Most of the marines who took part in the firefight had continued their advance north yesterday but one squad remained. Their armored amphibious vehicle had taken fire and, making a sharp turn, plunged into a deep ditch, rendering it immobile.
Corporal Jose Pagan said he and the rest of the squad had scrambled out of the vehicle's top hatch and seen their attackers running away. They had fired after them, but he did not know whether they had hit any.
"It was frightening -- exhilarating," he said. "When we fell in we was a little stunned 'cause it's an awkward position."
The fact the Iraqis had failed to take advantage of the accident, running away instead of finishing off the attack they had started, is evidence of how feebly executed, poorly led and low-spirited their continuing guerrilla-style attacks on the US and British military are.
The company-sized Iraqi unit that was dug in by the trench in ambush positions paid the price.
The pathetic remnants of their miserable military life were scattered among the bushes, the sand and mud, the dugouts and corpses, under an ugly yellow fog of dust and steam from yesterday's sandstorm, which was followed by torrential rain.

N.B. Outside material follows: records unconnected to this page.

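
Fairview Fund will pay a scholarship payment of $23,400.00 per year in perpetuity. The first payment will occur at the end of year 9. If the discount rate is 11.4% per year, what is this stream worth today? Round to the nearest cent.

Value at end of year 8: C / r = $23,400.00 / 0.114 = $205,263.1579
Discount to today: PV = $205,263.1579 / (1 + 0.114)^8 = $205,263.1579 / 2.371819 = $86,542.51

$86542.51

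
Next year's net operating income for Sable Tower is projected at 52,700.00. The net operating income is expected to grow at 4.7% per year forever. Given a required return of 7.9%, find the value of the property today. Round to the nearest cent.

1646875.00

Growing perpetuity: P = D₁ / (r − g) = 52,700.0000 / (0.079 − 0.047) = 1,646,875.00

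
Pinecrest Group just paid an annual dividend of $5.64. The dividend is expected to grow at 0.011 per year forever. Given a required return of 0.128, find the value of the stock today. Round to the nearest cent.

D₁ = D₀ × (1 + g) = $5.64 × 1.011 = $5.7020
Growing perpetuity: P = D₁ / (r − g) = $5.7020 / (0.128 − 0.011) = $48.74

$48.74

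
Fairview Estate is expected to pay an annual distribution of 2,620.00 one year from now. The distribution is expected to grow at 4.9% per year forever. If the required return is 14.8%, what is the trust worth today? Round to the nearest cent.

26464.65

Growing perpetuity: P = D₁ / (r − g) = 2,620.0000 / (0.148 − 0.049) = 26,464.65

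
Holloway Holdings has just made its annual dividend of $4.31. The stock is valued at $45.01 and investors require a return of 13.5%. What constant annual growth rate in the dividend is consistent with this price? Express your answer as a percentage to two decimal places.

P = D₀(1+g)/(r−g) ⇒ P(r−g) = D₀(1+g) ⇒ g(P+D₀) = P·r − D₀
g = (P·r − D₀)/(P + D₀) = ($45.01×0.135 − $4.31) / ($45.01 + $4.31) = 0.035814

3.58%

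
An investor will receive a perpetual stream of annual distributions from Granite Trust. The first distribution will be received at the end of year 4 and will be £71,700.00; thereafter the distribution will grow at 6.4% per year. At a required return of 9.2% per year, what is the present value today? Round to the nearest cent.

£1966496.64

Value at end of year 3: C₁ / (r − g) = £71,700.00 / (0.092 − 0.064) = £2,560,714.2857
Discount to today: PV = £2,560,714.2857 / (1 + 0.092)^3 = £2,560,714.2857 / 1.302171 = £1,966,496.64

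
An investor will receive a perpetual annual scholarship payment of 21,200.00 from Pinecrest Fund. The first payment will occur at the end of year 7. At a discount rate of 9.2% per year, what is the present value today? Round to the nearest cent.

Value at end of year 6: C / r = 21,200.00 / 0.092 = 230,434.7826
Discount to today: PV = 230,434.7826 / (1 + 0.092)^6 = 230,434.7826 / 1.695649 = 135,897.73

135897.73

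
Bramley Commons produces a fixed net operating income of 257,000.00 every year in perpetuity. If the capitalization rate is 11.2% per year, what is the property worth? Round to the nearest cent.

2294642.86

Level perpetuity: PV = C / r = 257,000.00 / 0.112 = 2,294,642.86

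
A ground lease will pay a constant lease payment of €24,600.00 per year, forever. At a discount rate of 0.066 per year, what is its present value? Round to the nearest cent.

€372727.27

Level perpetuity: PV = C / r = €24,600.00 / 0.066 = €372,727.27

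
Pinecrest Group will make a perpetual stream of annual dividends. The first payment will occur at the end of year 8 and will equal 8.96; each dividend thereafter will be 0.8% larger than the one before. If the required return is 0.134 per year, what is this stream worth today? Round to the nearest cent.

Value at end of year 7: C₁ / (r − g) = 8.96 / (0.134 − 0.008) = 71.1111
Discount to today: PV = 71.1111 / (1 + 0.134)^7 = 71.1111 / 2.411523 = 29.49

29.49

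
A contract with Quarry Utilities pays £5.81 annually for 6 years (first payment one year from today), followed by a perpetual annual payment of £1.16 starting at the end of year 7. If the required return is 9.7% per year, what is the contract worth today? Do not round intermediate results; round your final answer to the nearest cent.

PV of 6-year annuity: £5.81 × [1 − (1+0.097)^−6] / 0.097 = 25.52809
Perpetuity value at year 6: £1.16 / 0.097 = 11.95876
PV of perpetuity: 11.95876 / (1+0.097)^6 = 6.86193
Total PV = 25.52809 + 6.86193 = 32.39002

£32.39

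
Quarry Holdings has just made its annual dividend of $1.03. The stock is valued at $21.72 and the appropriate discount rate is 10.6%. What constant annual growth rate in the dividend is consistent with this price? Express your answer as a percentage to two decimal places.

5.59%

P = D₀(1+g)/(r−g) ⇒ P(r−g) = D₀(1+g) ⇒ g(P+D₀) = P·r − D₀
g = (P·r − D₀)/(P + D₀) = ($21.72×0.106 − $1.03) / ($21.72 + $1.03) = 0.055926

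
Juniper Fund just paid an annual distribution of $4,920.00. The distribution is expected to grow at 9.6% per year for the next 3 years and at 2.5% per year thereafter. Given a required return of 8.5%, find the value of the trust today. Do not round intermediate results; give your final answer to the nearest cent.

$101693.67

D_1 = 5392.32000
D_2 = 5909.98272
D_3 = 6477.34106
Terminal value at year 3: TV = D_3×(1+g_2)/(r−g_2) = 6639.27459/0.06 = 110654.57646
P_0 = D_1/(1+r)^1 + D_2/(1+r)^2 + D_3/(1+r)^3 + TV/(1+r)^3
    = 4969.88018 + 5020.26607 + 5071.16277 + 86632.36404 = 101693.67306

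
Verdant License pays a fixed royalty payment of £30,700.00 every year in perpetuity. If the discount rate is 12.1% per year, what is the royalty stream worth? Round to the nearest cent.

£253719.01

Level perpetuity: PV = C / r = £30,700.00 / 0.121 = £253,719.01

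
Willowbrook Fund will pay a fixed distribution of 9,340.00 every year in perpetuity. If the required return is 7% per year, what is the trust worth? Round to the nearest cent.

Level perpetuity: PV = C / r = 9,340.00 / 0.07 = 133,428.57

133428.57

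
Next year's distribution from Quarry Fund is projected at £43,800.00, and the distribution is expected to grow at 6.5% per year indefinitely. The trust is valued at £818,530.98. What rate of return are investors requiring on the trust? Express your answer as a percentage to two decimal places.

11.85%

P = D₁/(r − g) ⇒ r = D₁/P + g = £43,800.0000/£818,530.98 + 0.065 = 0.053510 + 0.065 = 0.118510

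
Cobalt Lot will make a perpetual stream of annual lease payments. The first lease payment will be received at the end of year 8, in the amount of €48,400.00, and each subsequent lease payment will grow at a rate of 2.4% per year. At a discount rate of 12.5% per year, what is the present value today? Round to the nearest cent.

€210114.65

Value at end of year 7: C₁ / (r − g) = €48,400.00 / (0.125 − 0.024) = €479,207.9208
Discount to today: PV = €479,207.9208 / (1 + 0.125)^7 = €479,207.9208 / 2.280697 = €210,114.65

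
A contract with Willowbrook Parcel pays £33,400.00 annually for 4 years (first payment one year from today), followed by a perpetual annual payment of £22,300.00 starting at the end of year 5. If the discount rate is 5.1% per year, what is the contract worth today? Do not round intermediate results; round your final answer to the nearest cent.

PV of 4-year annuity: £33,400.00 × [1 − (1+0.051)^−4] / 0.051 = 118160.15051
Perpetuity value at year 4: £22,300.00 / 0.051 = 437254.90196
PV of perpetuity: 437254.90196 / (1+0.051)^4 = 358363.54399
Total PV = 118160.15051 + 358363.54399 = 476523.69449

£476523.69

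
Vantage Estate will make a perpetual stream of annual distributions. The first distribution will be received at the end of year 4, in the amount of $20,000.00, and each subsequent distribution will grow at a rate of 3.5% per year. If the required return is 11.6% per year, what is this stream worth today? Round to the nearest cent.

Value at end of year 3: C₁ / (r − g) = $20,000.00 / (0.116 − 0.035) = $246,913.5802
Discount to today: PV = $246,913.5802 / (1 + 0.116)^3 = $246,913.5802 / 1.389929 = $177,644.76

$177644.76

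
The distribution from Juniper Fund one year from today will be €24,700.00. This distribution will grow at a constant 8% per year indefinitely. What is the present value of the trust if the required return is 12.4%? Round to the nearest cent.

Growing perpetuity: P = D₁ / (r − g) = €24,700.0000 / (0.124 − 0.08) = €561,363.64

€561363.64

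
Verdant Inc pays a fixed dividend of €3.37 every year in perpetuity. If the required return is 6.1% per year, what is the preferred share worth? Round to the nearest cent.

Level perpetuity: PV = C / r = €3.37 / 0.061 = €55.25

€55.25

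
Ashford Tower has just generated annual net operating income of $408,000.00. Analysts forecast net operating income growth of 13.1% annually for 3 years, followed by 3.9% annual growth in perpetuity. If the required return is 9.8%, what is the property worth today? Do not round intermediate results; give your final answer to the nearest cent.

$9151496.59

D_1 = 461448.00000
D_2 = 521897.68800
D_3 = 590266.28513
Terminal value at year 3: TV = D_3×(1+g_2)/(r−g_2) = 613286.67025/0.059 = 10394689.32624
P_0 = D_1/(1+r)^1 + D_2/(1+r)^2 + D_3/(1+r)^3 + TV/(1+r)^3
    = 420262.29508 + 432893.12909 + 445903.57832 + 7852437.59113 = 9151496.59362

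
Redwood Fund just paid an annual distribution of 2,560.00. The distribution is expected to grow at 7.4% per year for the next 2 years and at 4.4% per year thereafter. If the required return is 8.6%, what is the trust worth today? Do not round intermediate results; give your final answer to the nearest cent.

67271.22

D_1 = 2749.44000
D_2 = 2952.89856
Terminal value at year 2: TV = D_2×(1+g_2)/(r−g_2) = 3082.82610/0.042 = 73400.62135
P_0 = D_1/(1+r)^1 + D_2/(1+r)^2 + TV/(1+r)^2
    = 2531.71271 + 2503.73798 + 62235.77267 = 67271.22336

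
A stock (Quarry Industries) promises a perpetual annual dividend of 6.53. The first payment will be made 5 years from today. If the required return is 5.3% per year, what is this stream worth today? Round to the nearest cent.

Value at end of year 4: C / r = 6.53 / 0.053 = 123.2075
Discount to today: PV = 123.2075 / (1 + 0.053)^4 = 123.2075 / 1.229457 = 100.21

100.21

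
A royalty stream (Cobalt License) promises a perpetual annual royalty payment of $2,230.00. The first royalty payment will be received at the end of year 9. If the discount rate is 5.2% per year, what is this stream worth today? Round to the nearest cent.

$28587.46

Value at end of year 8: C / r = $2,230.00 / 0.052 = $42,884.6154
Discount to today: PV = $42,884.6154 / (1 + 0.052)^8 = $42,884.6154 / 1.500120 = $28,587.46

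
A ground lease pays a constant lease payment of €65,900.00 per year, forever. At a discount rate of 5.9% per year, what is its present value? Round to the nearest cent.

Level perpetuity: PV = C / r = €65,900.00 / 0.059 = €1,116,949.15

€1116949.15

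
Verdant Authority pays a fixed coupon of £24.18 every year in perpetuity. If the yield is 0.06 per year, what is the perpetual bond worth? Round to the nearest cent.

Level perpetuity: PV = C / r = £24.18 / 0.06 = £403.00

£403.00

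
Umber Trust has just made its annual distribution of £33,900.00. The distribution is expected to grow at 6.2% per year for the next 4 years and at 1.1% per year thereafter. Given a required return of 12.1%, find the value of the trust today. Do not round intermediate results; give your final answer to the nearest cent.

£369649.42

D_1 = 36001.80000
D_2 = 38233.91160
D_3 = 40604.41412
D_4 = 43121.88779
Terminal value at year 4: TV = D_4×(1+g_2)/(r−g_2) = 43596.22856/0.11 = 396329.35055
P_0 = D_1/(1+r)^1 + D_2/(1+r)^2 + D_3/(1+r)^3 + D_4/(1+r)^4 + TV/(1+r)^4
    = 32115.78947 + 30425.48476 + 28824.14346 + 27307.08328 + 250976.91995 = 369649.42093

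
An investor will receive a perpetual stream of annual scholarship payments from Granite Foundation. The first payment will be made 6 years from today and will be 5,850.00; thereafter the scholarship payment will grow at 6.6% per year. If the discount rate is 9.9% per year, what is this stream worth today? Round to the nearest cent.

110574.11

Value at end of year 5: C₁ / (r − g) = 5,850.00 / (0.099 − 0.066) = 177,272.7273
Discount to today: PV = 177,272.7273 / (1 + 0.099)^5 = 177,272.7273 / 1.603203 = 110,574.11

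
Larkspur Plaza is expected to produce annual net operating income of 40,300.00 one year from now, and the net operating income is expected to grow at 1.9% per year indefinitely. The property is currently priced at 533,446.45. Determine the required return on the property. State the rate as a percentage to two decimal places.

P = D₁/(r − g) ⇒ r = D₁/P + g = 40,300.0000/533,446.45 + 0.019 = 0.075546 + 0.019 = 0.094546

9.45%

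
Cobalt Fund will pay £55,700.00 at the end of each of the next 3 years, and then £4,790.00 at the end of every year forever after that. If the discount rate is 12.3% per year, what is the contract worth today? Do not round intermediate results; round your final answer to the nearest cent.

PV of 3-year annuity: £55,700.00 × [1 − (1+0.123)^−3] / 0.123 = 133095.33571
Perpetuity value at year 3: £4,790.00 / 0.123 = 38943.08943
PV of perpetuity: 38943.08943 / (1+0.123)^3 = 27497.36846
Total PV = 133095.33571 + 27497.36846 = 160592.70417

£160592.70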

The Marines keep their protection against nuclear, biological and chemical attack with them at all times, their gas masks ready to hand. They are professional, motivated, well paid, well equipped and relentlessly trained.

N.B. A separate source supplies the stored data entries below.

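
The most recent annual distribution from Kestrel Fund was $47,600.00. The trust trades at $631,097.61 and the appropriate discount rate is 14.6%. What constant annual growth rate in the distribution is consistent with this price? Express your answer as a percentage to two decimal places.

6.56%

P = D₀(1+g)/(r−g) ⇒ P(r−g) = D₀(1+g) ⇒ g(P+D₀) = P·r − D₀
g = (P·r − D₀)/(P + D₀) = ($631,097.61×0.146 − $47,600.00) / ($631,097.61 + $47,600.00) = 0.065626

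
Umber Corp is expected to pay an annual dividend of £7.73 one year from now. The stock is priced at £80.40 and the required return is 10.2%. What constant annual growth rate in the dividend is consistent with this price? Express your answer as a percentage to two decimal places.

P = D₁/(r−g) ⇒ g = r − D₁/P = 0.102 − £7.73/£80.40 = 0.005856

0.59%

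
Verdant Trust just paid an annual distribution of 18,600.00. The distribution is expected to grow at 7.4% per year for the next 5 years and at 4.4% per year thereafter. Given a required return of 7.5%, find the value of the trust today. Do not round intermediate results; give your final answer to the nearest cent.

D_1 = 19976.40000
D_2 = 21454.65360
D_3 = 23042.29797
D_4 = 24747.42802
D_5 = 26578.73769
Terminal value at year 5: TV = D_5×(1+g_2)/(r−g_2) = 27748.20215/0.031 = 895103.29508
P_0 = D_1/(1+r)^1 + D_2/(1+r)^2 + D_3/(1+r)^3 + D_4/(1+r)^4 + D_5/(1+r)^5 + TV/(1+r)^5
    = 18582.69767 + 18565.41144 + 18548.14129 + 18530.88721 + 18513.64917 + 623491.92703 = 716232.71383

716232.71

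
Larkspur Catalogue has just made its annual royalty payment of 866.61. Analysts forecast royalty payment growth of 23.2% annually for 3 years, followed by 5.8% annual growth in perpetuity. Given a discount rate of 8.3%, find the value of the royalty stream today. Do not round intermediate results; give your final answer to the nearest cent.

D_1 = 1067.66352
D_2 = 1315.36146
D_3 = 1620.52531
Terminal value at year 3: TV = D_3×(1+g_2)/(r−g_2) = 1714.51578/0.025 = 68580.63131
P_0 = D_1/(1+r)^1 + D_2/(1+r)^2 + D_3/(1+r)^3 + TV/(1+r)^3
    = 985.83889 + 1121.47139 + 1275.76431 + 53990.34576 = 57373.42036

57373.42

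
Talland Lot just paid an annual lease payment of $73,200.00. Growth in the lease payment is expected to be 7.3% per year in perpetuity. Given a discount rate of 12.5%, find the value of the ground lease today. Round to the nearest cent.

$1510453.85

D₁ = D₀ × (1 + g) = $73,200.00 × 1.073 = $78,543.6000
Growing perpetuity: P = D₁ / (r − g) = $78,543.6000 / (0.125 − 0.073) = $1,510,453.85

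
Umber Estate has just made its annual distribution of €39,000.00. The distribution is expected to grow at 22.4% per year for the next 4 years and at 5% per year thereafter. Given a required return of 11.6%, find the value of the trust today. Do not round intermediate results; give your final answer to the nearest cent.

D_1 = 47736.00000
D_2 = 58428.86400
D_3 = 71516.92954
D_4 = 87536.72175
Terminal value at year 4: TV = D_4×(1+g_2)/(r−g_2) = 91913.55784/0.066 = 1392629.66424
P_0 = D_1/(1+r)^1 + D_2/(1+r)^2 + D_3/(1+r)^3 + D_4/(1+r)^4 + TV/(1+r)^4
    = 42774.19355 + 46913.63163 + 51453.66050 + 56433.04700 + 897798.47503 = 1095373.00771

€1095373.01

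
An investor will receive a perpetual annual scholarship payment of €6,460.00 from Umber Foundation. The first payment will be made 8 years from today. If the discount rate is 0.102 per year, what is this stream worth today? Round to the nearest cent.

Value at end of year 7: C / r = €6,460.00 / 0.102 = €63,333.3333
Discount to today: PV = €63,333.3333 / (1 + 0.102)^7 = €63,333.3333 / 1.973655 = €32,089.37

€32089.37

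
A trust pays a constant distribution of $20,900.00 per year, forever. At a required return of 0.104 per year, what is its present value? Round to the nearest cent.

Level perpetuity: PV = C / r = $20,900.00 / 0.104 = $200,961.54

$200961.54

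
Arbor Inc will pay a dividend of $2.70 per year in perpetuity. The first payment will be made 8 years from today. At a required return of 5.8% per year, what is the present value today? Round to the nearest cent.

$31.37

Value at end of year 7: C / r = $2.70 / 0.058 = $46.5517
Discount to today: PV = $46.5517 / (1 + 0.058)^7 = $46.5517 / 1.483883 = $31.37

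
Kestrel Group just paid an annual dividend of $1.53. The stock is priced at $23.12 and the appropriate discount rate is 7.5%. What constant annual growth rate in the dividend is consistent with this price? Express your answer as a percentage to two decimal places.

P = D₀(1+g)/(r−g) ⇒ P(r−g) = D₀(1+g) ⇒ g(P+D₀) = P·r − D₀
g = (P·r − D₀)/(P + D₀) = ($23.12×0.075 − $1.53) / ($23.12 + $1.53) = 0.008276

0.83%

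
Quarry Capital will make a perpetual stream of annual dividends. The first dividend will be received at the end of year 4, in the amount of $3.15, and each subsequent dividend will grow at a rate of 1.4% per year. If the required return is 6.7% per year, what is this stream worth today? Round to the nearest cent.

Value at end of year 3: C₁ / (r − g) = $3.15 / (0.067 − 0.014) = $59.4340
Discount to today: PV = $59.4340 / (1 + 0.067)^3 = $59.4340 / 1.214768 = $48.93

$48.93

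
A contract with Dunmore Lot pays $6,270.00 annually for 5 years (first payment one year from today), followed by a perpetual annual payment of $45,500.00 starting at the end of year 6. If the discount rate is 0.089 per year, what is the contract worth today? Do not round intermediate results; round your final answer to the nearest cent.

$358248.19

PV of 5-year annuity: $6,270.00 × [1 − (1+0.089)^−5] / 0.089 = 24451.52436
Perpetuity value at year 5: $45,500.00 / 0.089 = 511235.95506
PV of perpetuity: 511235.95506 / (1+0.089)^5 = 333796.66343
Total PV = 24451.52436 + 333796.66343 = 358248.18779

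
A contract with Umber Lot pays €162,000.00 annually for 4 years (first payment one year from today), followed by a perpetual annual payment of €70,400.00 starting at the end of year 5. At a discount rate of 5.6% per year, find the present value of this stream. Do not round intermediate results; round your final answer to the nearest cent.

€1577475.51

PV of 4-year annuity: €162,000.00 × [1 − (1+0.056)^−4] / 0.056 = 566527.17807
Perpetuity value at year 4: €70,400.00 / 0.056 = 1257142.85714
PV of perpetuity: 1257142.85714 / (1+0.056)^4 = 1010948.33038
Total PV = 566527.17807 + 1010948.33038 = 1577475.50844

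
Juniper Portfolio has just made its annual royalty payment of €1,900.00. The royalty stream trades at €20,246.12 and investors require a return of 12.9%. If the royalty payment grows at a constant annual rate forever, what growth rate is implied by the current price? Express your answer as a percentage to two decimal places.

P = D₀(1+g)/(r−g) ⇒ P(r−g) = D₀(1+g) ⇒ g(P+D₀) = P·r − D₀
g = (P·r − D₀)/(P + D₀) = (€20,246.12×0.129 − €1,900.00) / (€20,246.12 + €1,900.00) = 0.032139

3.21%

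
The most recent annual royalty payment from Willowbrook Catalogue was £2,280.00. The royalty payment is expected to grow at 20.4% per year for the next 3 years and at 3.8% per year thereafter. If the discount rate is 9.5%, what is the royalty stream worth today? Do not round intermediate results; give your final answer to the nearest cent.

D_1 = 2745.12000
D_2 = 3305.12448
D_3 = 3979.36987
Terminal value at year 3: TV = D_3×(1+g_2)/(r−g_2) = 4130.58593/0.057 = 72466.41981
P_0 = D_1/(1+r)^1 + D_2/(1+r)^2 + D_3/(1+r)^3 + TV/(1+r)^3
    = 2506.95890 + 2756.51006 + 3030.90239 + 55194.32774 = 63488.69910

£63488.70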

Near the Iraqi positions was a little line of their gas masks, abandoned in the dirt. Only a day had passed since their owners had been killed, run away or surrendered, and already the desert was sucking the masks back into itself, with the wind piling the sand up on them and the rain turning the sand into ridges of mud over the rubber.
Up by the road, military police were guarding a group of 25 prisoners. A 26th, a general captured in a previous encounter, was held apart from the others.

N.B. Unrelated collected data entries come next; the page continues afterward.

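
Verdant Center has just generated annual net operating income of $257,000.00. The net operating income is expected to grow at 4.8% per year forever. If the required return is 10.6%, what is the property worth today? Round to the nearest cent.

D₁ = D₀ × (1 + g) = $257,000.00 × 1.048 = $269,336.0000
Growing perpetuity: P = D₁ / (r − g) = $269,336.0000 / (0.106 − 0.048) = $4,643,724.14

$4643724.14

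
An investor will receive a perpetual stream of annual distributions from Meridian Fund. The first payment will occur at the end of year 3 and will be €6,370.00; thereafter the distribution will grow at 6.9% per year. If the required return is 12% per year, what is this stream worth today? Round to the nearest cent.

€99571.08

Value at end of year 2: C₁ / (r − g) = €6,370.00 / (0.12 − 0.069) = €124,901.9608
Discount to today: PV = €124,901.9608 / (1 + 0.12)^2 = €124,901.9608 / 1.254400 = €99,571.08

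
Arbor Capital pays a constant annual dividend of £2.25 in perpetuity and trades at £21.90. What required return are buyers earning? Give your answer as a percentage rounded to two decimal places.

P = C/r ⇒ r = C/P = £2.25/£21.90 = 0.102740

10.27%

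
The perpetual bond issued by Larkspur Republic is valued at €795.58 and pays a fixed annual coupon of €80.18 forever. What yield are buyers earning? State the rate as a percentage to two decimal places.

10.08%

P = C/r ⇒ r = C/P = €80.18/€795.58 = 0.100782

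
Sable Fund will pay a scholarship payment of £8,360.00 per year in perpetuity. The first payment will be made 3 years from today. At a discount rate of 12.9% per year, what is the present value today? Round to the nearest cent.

£50842.71

Value at end of year 2: C / r = £8,360.00 / 0.129 = £64,806.2016
Discount to today: PV = £64,806.2016 / (1 + 0.129)^2 = £64,806.2016 / 1.274641 = £50,842.71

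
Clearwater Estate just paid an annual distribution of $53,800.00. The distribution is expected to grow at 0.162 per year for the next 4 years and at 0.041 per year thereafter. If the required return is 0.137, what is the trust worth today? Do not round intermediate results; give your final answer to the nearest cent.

D_1 = 62515.60000
D_2 = 72643.12720
D_3 = 84411.31381
D_4 = 98085.94664
Terminal value at year 4: TV = D_4×(1+g_2)/(r−g_2) = 102107.47046/0.096 = 1063619.48391
P_0 = D_1/(1+r)^1 + D_2/(1+r)^2 + D_3/(1+r)^3 + D_4/(1+r)^4 + TV/(1+r)^4
    = 54982.93755 + 56191.88517 + 57427.41475 + 58690.11076 + 636420.88858 = 863713.23682

$863713.24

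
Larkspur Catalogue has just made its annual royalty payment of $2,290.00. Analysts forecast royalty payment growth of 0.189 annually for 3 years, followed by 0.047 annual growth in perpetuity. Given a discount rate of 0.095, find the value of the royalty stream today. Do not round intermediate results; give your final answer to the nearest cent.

$72068.99

D_1 = 2722.81000
D_2 = 3237.42109
D_3 = 3849.29368
Terminal value at year 3: TV = D_3×(1+g_2)/(r−g_2) = 4030.21048/0.048 = 83962.71831
P_0 = D_1/(1+r)^1 + D_2/(1+r)^2 + D_3/(1+r)^3 + TV/(1+r)^3
    = 2486.58447 + 2700.04469 + 2931.82935 + 63950.52777 = 72068.98629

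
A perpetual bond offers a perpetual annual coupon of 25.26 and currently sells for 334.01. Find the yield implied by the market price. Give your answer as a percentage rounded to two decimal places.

7.56%

P = C/r ⇒ r = C/P = 25.26/334.01 = 0.075626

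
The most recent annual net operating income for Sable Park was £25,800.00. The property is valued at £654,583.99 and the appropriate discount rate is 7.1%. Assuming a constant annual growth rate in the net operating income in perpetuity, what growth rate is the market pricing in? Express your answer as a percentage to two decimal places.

3.04%

P = D₀(1+g)/(r−g) ⇒ P(r−g) = D₀(1+g) ⇒ g(P+D₀) = P·r − D₀
g = (P·r − D₀)/(P + D₀) = (£654,583.99×0.071 − £25,800.00) / (£654,583.99 + £25,800.00) = 0.030388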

The prisoners were exhausted, stupefied, filthy and cold. An Arabic-speaking Marine went among them handing out blankets, food and water.
They sat cross-legged for the most part, the whites of their eyes turned pure red with sand and sleeplessness, their hair slicked with mud and their clothes encrusted with it.
The injured Iraqis were given preliminary treatment in a field surgery set up yesterday afternoon before being evacuated by helicopter to hospitals in Kuwait. There were four Iraqis injured, together with three Marines hurt from another firefight about three miles up the road, which was continuing last night.
Wade Wilde, the head of the surgery, said all seven would recover, and air evacuation would be controlled on a strict basis of need, which meant that the first casualty to be choppered out would be one of the Iraqis.
"I have eight children," said one of the injured prisoners. "They [the Iraqi authorities] came to my house and forced me to fight. They took me by force."
Gunnery Sergeant Toby Boyce, who had heard the testimony of the prisoners when they were interrogated, said they were local farmers who had been forced to fight at gunpoint by a group of four officers.
"The officers were actually shooting these guys, making them fight," Boyce said. This correspondent was not allowed to interview the prisoners.
Last night, at a Marine forward supply unit encamped at the site of the ambush, troops were dug in, ensconced in foxholes behind a screen of armored vehicles and missile-carrying Humvees. Marines fired sporadically with machine guns into the night, and at about 7pm, a cascade of fire shook the camp, but it all seemed to be going outwards.
There was no sign as to whether the insubstantial enemy was there, what he was doing or, indeed, what he was.